L’ICS, il consorzio italiano di solidarietà, un’associazione che si occupa dell’accoglienza in Friuli Venezia Giulia, sostiene che l’installazione delle fotocamere sia illegittima perché il controllo delle frontiere e delle migrazioni è competenza esclusiva dello Stato. L’ICS inoltre esprime dubbi su un altro obiettivo regionale, cioè l’individuazione delle persone per eventuali riammissioni nel paese da dove hanno passato il confine.

«L’istituto della riammissione, già in sé alquanto dubbio nella sua legittimità giuridica, in ogni caso non trova alcuna applicazione nei casi di migranti che richiedono protezione internazionale», ha spiegato l’ICS in una nota. «Va applicato invece solo il cosiddetto Regolamento Dublino III che non prevede alcuna riammissione nel paese più vicino bensì la formalizzazione della domanda di asilo in Italia e la verifica, caso per caso, della condizione di ogni richiedente asilo al fine di verificare se la competenza all’esame della domanda di asilo è dell’Italia, della Slovenia o di altri paesi UE».

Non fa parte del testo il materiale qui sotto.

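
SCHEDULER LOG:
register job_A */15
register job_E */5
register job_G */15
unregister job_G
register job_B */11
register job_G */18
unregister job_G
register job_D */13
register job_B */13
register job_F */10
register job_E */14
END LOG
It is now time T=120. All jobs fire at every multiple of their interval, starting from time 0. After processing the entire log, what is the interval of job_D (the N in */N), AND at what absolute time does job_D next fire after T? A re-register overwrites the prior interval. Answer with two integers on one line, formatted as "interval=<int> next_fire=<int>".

Answer: interval=13 next_fire=130

Derivation:
Op 1: register job_A */15 -> active={job_A:*/15}
Op 2: register job_E */5 -> active={job_A:*/15, job_E:*/5}
Op 3: register job_G */15 -> active={job_A:*/15, job_E:*/5, job_G:*/15}
Op 4: unregister job_G -> active={job_A:*/15, job_E:*/5}
Op 5: register job_B */11 -> active={job_A:*/15, job_B:*/11, job_E:*/5}
Op 6: register job_G */18 -> active={job_A:*/15, job_B:*/11, job_E:*/5, job_G:*/18}
Op 7: unregister job_G -> active={job_A:*/15, job_B:*/11, job_E:*/5}
Op 8: register job_D */13 -> active={job_A:*/15, job_B:*/11, job_D:*/13, job_E:*/5}
Op 9: register job_B */13 -> active={job_A:*/15, job_B:*/13, job_D:*/13, job_E:*/5}
Op 10: register job_F */10 -> active={job_A:*/15, job_B:*/13, job_D:*/13, job_E:*/5, job_F:*/10}
Op 11: register job_E */14 -> active={job_A:*/15, job_B:*/13, job_D:*/13, job_E:*/14, job_F:*/10}
Final interval of job_D = 13
Next fire of job_D after T=120: (120//13+1)*13 = 130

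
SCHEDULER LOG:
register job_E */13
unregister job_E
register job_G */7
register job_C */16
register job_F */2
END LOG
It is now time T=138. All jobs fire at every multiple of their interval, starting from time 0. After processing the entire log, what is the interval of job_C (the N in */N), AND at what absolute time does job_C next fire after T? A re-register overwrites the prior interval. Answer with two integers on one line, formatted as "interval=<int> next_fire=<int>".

Op 1: register job_E */13 -> active={job_E:*/13}
Op 2: unregister job_E -> active={}
Op 3: register job_G */7 -> active={job_G:*/7}
Op 4: register job_C */16 -> active={job_C:*/16, job_G:*/7}
Op 5: register job_F */2 -> active={job_C:*/16, job_F:*/2, job_G:*/7}
Final interval of job_C = 16
Next fire of job_C after T=138: (138//16+1)*16 = 144

Answer: interval=16 next_fire=144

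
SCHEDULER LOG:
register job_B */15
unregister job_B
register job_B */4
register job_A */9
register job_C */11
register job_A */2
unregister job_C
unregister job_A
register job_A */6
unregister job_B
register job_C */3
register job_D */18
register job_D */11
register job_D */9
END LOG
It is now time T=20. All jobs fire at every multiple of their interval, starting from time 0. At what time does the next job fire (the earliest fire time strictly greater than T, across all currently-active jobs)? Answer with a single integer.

Op 1: register job_B */15 -> active={job_B:*/15}
Op 2: unregister job_B -> active={}
Op 3: register job_B */4 -> active={job_B:*/4}
Op 4: register job_A */9 -> active={job_A:*/9, job_B:*/4}
Op 5: register job_C */11 -> active={job_A:*/9, job_B:*/4, job_C:*/11}
Op 6: register job_A */2 -> active={job_A:*/2, job_B:*/4, job_C:*/11}
Op 7: unregister job_C -> active={job_A:*/2, job_B:*/4}
Op 8: unregister job_A -> active={job_B:*/4}
Op 9: register job_A */6 -> active={job_A:*/6, job_B:*/4}
Op 10: unregister job_B -> active={job_A:*/6}
Op 11: register job_C */3 -> active={job_A:*/6, job_C:*/3}
Op 12: register job_D */18 -> active={job_A:*/6, job_C:*/3, job_D:*/18}
Op 13: register job_D */11 -> active={job_A:*/6, job_C:*/3, job_D:*/11}
Op 14: register job_D */9 -> active={job_A:*/6, job_C:*/3, job_D:*/9}
  job_A: interval 6, next fire after T=20 is 24
  job_C: interval 3, next fire after T=20 is 21
  job_D: interval 9, next fire after T=20 is 27
Earliest fire time = 21 (job job_C)

Answer: 21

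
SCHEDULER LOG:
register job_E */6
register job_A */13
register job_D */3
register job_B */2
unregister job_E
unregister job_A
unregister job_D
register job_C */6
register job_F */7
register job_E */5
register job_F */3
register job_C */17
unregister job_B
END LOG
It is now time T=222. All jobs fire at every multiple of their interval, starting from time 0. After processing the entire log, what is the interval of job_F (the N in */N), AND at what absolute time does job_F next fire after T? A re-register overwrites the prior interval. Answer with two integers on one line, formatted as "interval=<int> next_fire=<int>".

Answer: interval=3 next_fire=225

Derivation:
Op 1: register job_E */6 -> active={job_E:*/6}
Op 2: register job_A */13 -> active={job_A:*/13, job_E:*/6}
Op 3: register job_D */3 -> active={job_A:*/13, job_D:*/3, job_E:*/6}
Op 4: register job_B */2 -> active={job_A:*/13, job_B:*/2, job_D:*/3, job_E:*/6}
Op 5: unregister job_E -> active={job_A:*/13, job_B:*/2, job_D:*/3}
Op 6: unregister job_A -> active={job_B:*/2, job_D:*/3}
Op 7: unregister job_D -> active={job_B:*/2}
Op 8: register job_C */6 -> active={job_B:*/2, job_C:*/6}
Op 9: register job_F */7 -> active={job_B:*/2, job_C:*/6, job_F:*/7}
Op 10: register job_E */5 -> active={job_B:*/2, job_C:*/6, job_E:*/5, job_F:*/7}
Op 11: register job_F */3 -> active={job_B:*/2, job_C:*/6, job_E:*/5, job_F:*/3}
Op 12: register job_C */17 -> active={job_B:*/2, job_C:*/17, job_E:*/5, job_F:*/3}
Op 13: unregister job_B -> active={job_C:*/17, job_E:*/5, job_F:*/3}
Final interval of job_F = 3
Next fire of job_F after T=222: (222//3+1)*3 = 225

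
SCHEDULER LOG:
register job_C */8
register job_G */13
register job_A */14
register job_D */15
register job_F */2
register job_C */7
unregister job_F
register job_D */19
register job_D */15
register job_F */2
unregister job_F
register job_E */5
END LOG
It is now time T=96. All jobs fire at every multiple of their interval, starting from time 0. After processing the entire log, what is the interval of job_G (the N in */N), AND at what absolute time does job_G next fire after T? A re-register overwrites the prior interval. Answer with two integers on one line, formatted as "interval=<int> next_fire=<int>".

Answer: interval=13 next_fire=104

Derivation:
Op 1: register job_C */8 -> active={job_C:*/8}
Op 2: register job_G */13 -> active={job_C:*/8, job_G:*/13}
Op 3: register job_A */14 -> active={job_A:*/14, job_C:*/8, job_G:*/13}
Op 4: register job_D */15 -> active={job_A:*/14, job_C:*/8, job_D:*/15, job_G:*/13}
Op 5: register job_F */2 -> active={job_A:*/14, job_C:*/8, job_D:*/15, job_F:*/2, job_G:*/13}
Op 6: register job_C */7 -> active={job_A:*/14, job_C:*/7, job_D:*/15, job_F:*/2, job_G:*/13}
Op 7: unregister job_F -> active={job_A:*/14, job_C:*/7, job_D:*/15, job_G:*/13}
Op 8: register job_D */19 -> active={job_A:*/14, job_C:*/7, job_D:*/19, job_G:*/13}
Op 9: register job_D */15 -> active={job_A:*/14, job_C:*/7, job_D:*/15, job_G:*/13}
Op 10: register job_F */2 -> active={job_A:*/14, job_C:*/7, job_D:*/15, job_F:*/2, job_G:*/13}
Op 11: unregister job_F -> active={job_A:*/14, job_C:*/7, job_D:*/15, job_G:*/13}
Op 12: register job_E */5 -> active={job_A:*/14, job_C:*/7, job_D:*/15, job_E:*/5, job_G:*/13}
Final interval of job_G = 13
Next fire of job_G after T=96: (96//13+1)*13 = 104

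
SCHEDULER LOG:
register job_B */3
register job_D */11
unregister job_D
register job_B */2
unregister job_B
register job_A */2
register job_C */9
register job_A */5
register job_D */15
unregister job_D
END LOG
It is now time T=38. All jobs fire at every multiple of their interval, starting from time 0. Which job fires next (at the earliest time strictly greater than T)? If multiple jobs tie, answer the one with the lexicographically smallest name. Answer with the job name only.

Answer: job_A

Derivation:
Op 1: register job_B */3 -> active={job_B:*/3}
Op 2: register job_D */11 -> active={job_B:*/3, job_D:*/11}
Op 3: unregister job_D -> active={job_B:*/3}
Op 4: register job_B */2 -> active={job_B:*/2}
Op 5: unregister job_B -> active={}
Op 6: register job_A */2 -> active={job_A:*/2}
Op 7: register job_C */9 -> active={job_A:*/2, job_C:*/9}
Op 8: register job_A */5 -> active={job_A:*/5, job_C:*/9}
Op 9: register job_D */15 -> active={job_A:*/5, job_C:*/9, job_D:*/15}
Op 10: unregister job_D -> active={job_A:*/5, job_C:*/9}
  job_A: interval 5, next fire after T=38 is 40
  job_C: interval 9, next fire after T=38 is 45
Earliest = 40, winner (lex tiebreak) = job_A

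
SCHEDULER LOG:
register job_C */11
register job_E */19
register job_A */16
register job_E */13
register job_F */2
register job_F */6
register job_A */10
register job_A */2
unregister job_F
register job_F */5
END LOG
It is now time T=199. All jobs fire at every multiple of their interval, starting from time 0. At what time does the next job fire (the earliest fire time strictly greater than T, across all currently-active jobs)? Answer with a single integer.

Answer: 200

Derivation:
Op 1: register job_C */11 -> active={job_C:*/11}
Op 2: register job_E */19 -> active={job_C:*/11, job_E:*/19}
Op 3: register job_A */16 -> active={job_A:*/16, job_C:*/11, job_E:*/19}
Op 4: register job_E */13 -> active={job_A:*/16, job_C:*/11, job_E:*/13}
Op 5: register job_F */2 -> active={job_A:*/16, job_C:*/11, job_E:*/13, job_F:*/2}
Op 6: register job_F */6 -> active={job_A:*/16, job_C:*/11, job_E:*/13, job_F:*/6}
Op 7: register job_A */10 -> active={job_A:*/10, job_C:*/11, job_E:*/13, job_F:*/6}
Op 8: register job_A */2 -> active={job_A:*/2, job_C:*/11, job_E:*/13, job_F:*/6}
Op 9: unregister job_F -> active={job_A:*/2, job_C:*/11, job_E:*/13}
Op 10: register job_F */5 -> active={job_A:*/2, job_C:*/11, job_E:*/13, job_F:*/5}
  job_A: interval 2, next fire after T=199 is 200
  job_C: interval 11, next fire after T=199 is 209
  job_E: interval 13, next fire after T=199 is 208
  job_F: interval 5, next fire after T=199 is 200
Earliest fire time = 200 (job job_A)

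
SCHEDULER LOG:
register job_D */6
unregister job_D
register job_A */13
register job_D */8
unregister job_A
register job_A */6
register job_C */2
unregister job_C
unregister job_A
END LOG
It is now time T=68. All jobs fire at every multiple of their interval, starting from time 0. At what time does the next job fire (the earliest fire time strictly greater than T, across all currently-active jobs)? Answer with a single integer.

Answer: 72

Derivation:
Op 1: register job_D */6 -> active={job_D:*/6}
Op 2: unregister job_D -> active={}
Op 3: register job_A */13 -> active={job_A:*/13}
Op 4: register job_D */8 -> active={job_A:*/13, job_D:*/8}
Op 5: unregister job_A -> active={job_D:*/8}
Op 6: register job_A */6 -> active={job_A:*/6, job_D:*/8}
Op 7: register job_C */2 -> active={job_A:*/6, job_C:*/2, job_D:*/8}
Op 8: unregister job_C -> active={job_A:*/6, job_D:*/8}
Op 9: unregister job_A -> active={job_D:*/8}
  job_D: interval 8, next fire after T=68 is 72
Earliest fire time = 72 (job job_D)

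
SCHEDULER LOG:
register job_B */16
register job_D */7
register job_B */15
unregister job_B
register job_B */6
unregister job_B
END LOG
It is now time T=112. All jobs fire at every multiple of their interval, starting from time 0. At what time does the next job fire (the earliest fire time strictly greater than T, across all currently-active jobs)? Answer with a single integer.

Op 1: register job_B */16 -> active={job_B:*/16}
Op 2: register job_D */7 -> active={job_B:*/16, job_D:*/7}
Op 3: register job_B */15 -> active={job_B:*/15, job_D:*/7}
Op 4: unregister job_B -> active={job_D:*/7}
Op 5: register job_B */6 -> active={job_B:*/6, job_D:*/7}
Op 6: unregister job_B -> active={job_D:*/7}
  job_D: interval 7, next fire after T=112 is 119
Earliest fire time = 119 (job job_D)

Answer: 119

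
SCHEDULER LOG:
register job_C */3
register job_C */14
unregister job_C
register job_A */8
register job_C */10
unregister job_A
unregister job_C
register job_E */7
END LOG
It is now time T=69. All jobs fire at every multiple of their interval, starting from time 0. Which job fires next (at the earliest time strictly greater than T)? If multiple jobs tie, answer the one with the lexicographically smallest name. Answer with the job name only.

Op 1: register job_C */3 -> active={job_C:*/3}
Op 2: register job_C */14 -> active={job_C:*/14}
Op 3: unregister job_C -> active={}
Op 4: register job_A */8 -> active={job_A:*/8}
Op 5: register job_C */10 -> active={job_A:*/8, job_C:*/10}
Op 6: unregister job_A -> active={job_C:*/10}
Op 7: unregister job_C -> active={}
Op 8: register job_E */7 -> active={job_E:*/7}
  job_E: interval 7, next fire after T=69 is 70
Earliest = 70, winner (lex tiebreak) = job_E

Answer: job_E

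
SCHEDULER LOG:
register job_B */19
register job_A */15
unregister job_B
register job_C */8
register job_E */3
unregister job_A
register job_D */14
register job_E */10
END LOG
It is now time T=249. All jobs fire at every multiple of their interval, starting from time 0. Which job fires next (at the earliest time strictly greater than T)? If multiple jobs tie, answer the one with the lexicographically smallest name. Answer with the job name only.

Op 1: register job_B */19 -> active={job_B:*/19}
Op 2: register job_A */15 -> active={job_A:*/15, job_B:*/19}
Op 3: unregister job_B -> active={job_A:*/15}
Op 4: register job_C */8 -> active={job_A:*/15, job_C:*/8}
Op 5: register job_E */3 -> active={job_A:*/15, job_C:*/8, job_E:*/3}
Op 6: unregister job_A -> active={job_C:*/8, job_E:*/3}
Op 7: register job_D */14 -> active={job_C:*/8, job_D:*/14, job_E:*/3}
Op 8: register job_E */10 -> active={job_C:*/8, job_D:*/14, job_E:*/10}
  job_C: interval 8, next fire after T=249 is 256
  job_D: interval 14, next fire after T=249 is 252
  job_E: interval 10, next fire after T=249 is 250
Earliest = 250, winner (lex tiebreak) = job_E

Answer: job_E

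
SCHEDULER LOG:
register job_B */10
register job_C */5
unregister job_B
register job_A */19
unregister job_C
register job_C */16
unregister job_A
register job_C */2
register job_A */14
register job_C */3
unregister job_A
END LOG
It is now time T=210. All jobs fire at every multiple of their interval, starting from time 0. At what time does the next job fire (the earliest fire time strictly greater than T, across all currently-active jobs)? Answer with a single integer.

Answer: 213

Derivation:
Op 1: register job_B */10 -> active={job_B:*/10}
Op 2: register job_C */5 -> active={job_B:*/10, job_C:*/5}
Op 3: unregister job_B -> active={job_C:*/5}
Op 4: register job_A */19 -> active={job_A:*/19, job_C:*/5}
Op 5: unregister job_C -> active={job_A:*/19}
Op 6: register job_C */16 -> active={job_A:*/19, job_C:*/16}
Op 7: unregister job_A -> active={job_C:*/16}
Op 8: register job_C */2 -> active={job_C:*/2}
Op 9: register job_A */14 -> active={job_A:*/14, job_C:*/2}
Op 10: register job_C */3 -> active={job_A:*/14, job_C:*/3}
Op 11: unregister job_A -> active={job_C:*/3}
  job_C: interval 3, next fire after T=210 is 213
Earliest fire time = 213 (job job_C)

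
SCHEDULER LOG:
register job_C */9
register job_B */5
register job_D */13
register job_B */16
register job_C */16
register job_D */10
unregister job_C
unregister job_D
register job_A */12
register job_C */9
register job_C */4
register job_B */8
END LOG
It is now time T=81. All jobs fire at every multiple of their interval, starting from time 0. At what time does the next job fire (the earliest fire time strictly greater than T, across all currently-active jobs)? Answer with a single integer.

Answer: 84

Derivation:
Op 1: register job_C */9 -> active={job_C:*/9}
Op 2: register job_B */5 -> active={job_B:*/5, job_C:*/9}
Op 3: register job_D */13 -> active={job_B:*/5, job_C:*/9, job_D:*/13}
Op 4: register job_B */16 -> active={job_B:*/16, job_C:*/9, job_D:*/13}
Op 5: register job_C */16 -> active={job_B:*/16, job_C:*/16, job_D:*/13}
Op 6: register job_D */10 -> active={job_B:*/16, job_C:*/16, job_D:*/10}
Op 7: unregister job_C -> active={job_B:*/16, job_D:*/10}
Op 8: unregister job_D -> active={job_B:*/16}
Op 9: register job_A */12 -> active={job_A:*/12, job_B:*/16}
Op 10: register job_C */9 -> active={job_A:*/12, job_B:*/16, job_C:*/9}
Op 11: register job_C */4 -> active={job_A:*/12, job_B:*/16, job_C:*/4}
Op 12: register job_B */8 -> active={job_A:*/12, job_B:*/8, job_C:*/4}
  job_A: interval 12, next fire after T=81 is 84
  job_B: interval 8, next fire after T=81 is 88
  job_C: interval 4, next fire after T=81 is 84
Earliest fire time = 84 (job job_A)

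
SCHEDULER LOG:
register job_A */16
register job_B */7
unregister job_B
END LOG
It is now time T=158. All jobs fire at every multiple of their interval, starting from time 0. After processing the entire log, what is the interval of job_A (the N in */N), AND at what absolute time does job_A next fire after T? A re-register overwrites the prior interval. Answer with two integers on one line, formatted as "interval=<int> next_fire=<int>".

Answer: interval=16 next_fire=160

Derivation:
Op 1: register job_A */16 -> active={job_A:*/16}
Op 2: register job_B */7 -> active={job_A:*/16, job_B:*/7}
Op 3: unregister job_B -> active={job_A:*/16}
Final interval of job_A = 16
Next fire of job_A after T=158: (158//16+1)*16 = 160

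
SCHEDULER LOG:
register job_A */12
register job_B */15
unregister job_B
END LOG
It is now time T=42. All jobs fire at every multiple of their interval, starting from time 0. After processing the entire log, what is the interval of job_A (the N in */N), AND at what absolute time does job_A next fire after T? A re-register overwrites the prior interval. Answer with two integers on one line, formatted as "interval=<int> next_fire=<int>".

Op 1: register job_A */12 -> active={job_A:*/12}
Op 2: register job_B */15 -> active={job_A:*/12, job_B:*/15}
Op 3: unregister job_B -> active={job_A:*/12}
Final interval of job_A = 12
Next fire of job_A after T=42: (42//12+1)*12 = 48

Answer: interval=12 next_fire=48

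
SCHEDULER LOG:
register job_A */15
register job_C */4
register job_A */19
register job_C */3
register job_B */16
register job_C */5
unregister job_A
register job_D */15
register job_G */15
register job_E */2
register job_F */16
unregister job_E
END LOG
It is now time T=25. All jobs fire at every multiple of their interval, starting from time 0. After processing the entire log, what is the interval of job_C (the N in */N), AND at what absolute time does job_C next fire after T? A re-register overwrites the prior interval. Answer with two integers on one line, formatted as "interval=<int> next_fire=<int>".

Answer: interval=5 next_fire=30

Derivation:
Op 1: register job_A */15 -> active={job_A:*/15}
Op 2: register job_C */4 -> active={job_A:*/15, job_C:*/4}
Op 3: register job_A */19 -> active={job_A:*/19, job_C:*/4}
Op 4: register job_C */3 -> active={job_A:*/19, job_C:*/3}
Op 5: register job_B */16 -> active={job_A:*/19, job_B:*/16, job_C:*/3}
Op 6: register job_C */5 -> active={job_A:*/19, job_B:*/16, job_C:*/5}
Op 7: unregister job_A -> active={job_B:*/16, job_C:*/5}
Op 8: register job_D */15 -> active={job_B:*/16, job_C:*/5, job_D:*/15}
Op 9: register job_G */15 -> active={job_B:*/16, job_C:*/5, job_D:*/15, job_G:*/15}
Op 10: register job_E */2 -> active={job_B:*/16, job_C:*/5, job_D:*/15, job_E:*/2, job_G:*/15}
Op 11: register job_F */16 -> active={job_B:*/16, job_C:*/5, job_D:*/15, job_E:*/2, job_F:*/16, job_G:*/15}
Op 12: unregister job_E -> active={job_B:*/16, job_C:*/5, job_D:*/15, job_F:*/16, job_G:*/15}
Final interval of job_C = 5
Next fire of job_C after T=25: (25//5+1)*5 = 30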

È una perplessità condivisa anche dal questore di Gorizia, Paolo Gropuzzo, che ha sottolineato come le fototrappole permettano soltanto di documentare il passaggio delle persone migranti, non di riportarle nei paesi da cui provengono. Se queste persone chiedono asilo in Italia, ha detto Gropuzzo, la situazione giuridica resta invariata, «tanto più tenendo presente che la Slovenia si è chiusa a riccio sul tema delle riammissioni».